Lilli Tagger is the most consequential Austrian women's prospect since the Thiem era, and she's built around the rarest shot in the women's game. Born in Lienz in February 2008, she pushed to abandon her two-hander as a preteen — inspired by Roger Federer and compatriot Dominic Thiem, she wanted the switch at 10, and it took two years and winning a bet with her coach before she was allowed to do it. She moved to Varese, Italy, where she's coached by Francesca Schiavone, the last woman with a one-handed backhand to win a Grand Slam title, at Roland Garros in 2010.
The backhand is the headline, but it isn't the whole game.
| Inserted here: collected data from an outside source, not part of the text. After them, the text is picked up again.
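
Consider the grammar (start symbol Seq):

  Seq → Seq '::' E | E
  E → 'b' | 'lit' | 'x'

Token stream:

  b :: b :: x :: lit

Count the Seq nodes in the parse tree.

[Seq [Seq [Seq [Seq [E b]] :: [E b]] :: [E x]] :: [E lit]]

4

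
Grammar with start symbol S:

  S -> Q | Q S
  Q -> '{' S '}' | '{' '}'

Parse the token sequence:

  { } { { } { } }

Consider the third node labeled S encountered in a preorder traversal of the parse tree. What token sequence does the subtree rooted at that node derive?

{ } { }

[S [Q { }] [S [Q { [S [Q { }] [S [Q { }]]] }]]]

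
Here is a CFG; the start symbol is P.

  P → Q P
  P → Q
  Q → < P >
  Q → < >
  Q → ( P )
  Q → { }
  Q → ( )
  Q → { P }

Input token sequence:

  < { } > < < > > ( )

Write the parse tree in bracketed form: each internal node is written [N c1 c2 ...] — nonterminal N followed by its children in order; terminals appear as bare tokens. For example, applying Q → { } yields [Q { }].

P
Q P
< P > P
< Q > P
< { } > P
< { } > Q P
< { } > < P > P
< { } > < Q > P
< { } > < < > > P
< { } > < < > > Q
< { } > < < > > ( )

[P [Q < [P [Q { }]] >] [P [Q < [P [Q < >]] >] [P [Q ( )]]]]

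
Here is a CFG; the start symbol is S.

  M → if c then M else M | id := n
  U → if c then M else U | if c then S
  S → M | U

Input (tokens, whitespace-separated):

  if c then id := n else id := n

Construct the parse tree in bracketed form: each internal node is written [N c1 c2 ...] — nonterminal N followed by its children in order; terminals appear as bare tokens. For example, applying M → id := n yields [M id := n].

S
M
if c then M else M
if c then id := n else M
if c then id := n else id := n

[S [M if c then [M id := n] else [M id := n]]]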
At 6-foot-1 she pairs it with real serve power — a tall frame, a big serve (33 aces in five matches in Mumbai) and a powerful forehand to complement her signature shot. The junior breakthrough was Paris: at the 2025 girls' event she went through unseeded without dropping a set, beating four seeds including world No. 1 Emerson Jones and Hannah Klugman 6-2, 6-0 in the final to become the first Austrian to win a junior major.
Her senior climb has been just as fast. Her first ITF title came at W35 Terrassa over Lois Boisson, who'd later reach the Roland Garros senior semifinals. In late 2025 she reached a WTA Tour final in Jiujiang, then her first WTA 125 final in Mumbai. The signature run came at home: at the Linz Open she beat Paula Badosa and Liudmila Samsonova to make a WTA 500 quarterfinal, falling to Anastasia Potapova. That run made her the first player born in 2008 to crack the top 100 of either tour.
The current beat is a teenager learning the tour week to week. She has a career-high of No. 90, a WTA 1000 main-draw debut already logged at Indian Wells, and a first-round exit to Xinyu Wang at the French Open. With Austria still searching for a post-Thiem flag-bearer, Tagger is the most obvious answer — and the most fun to watch.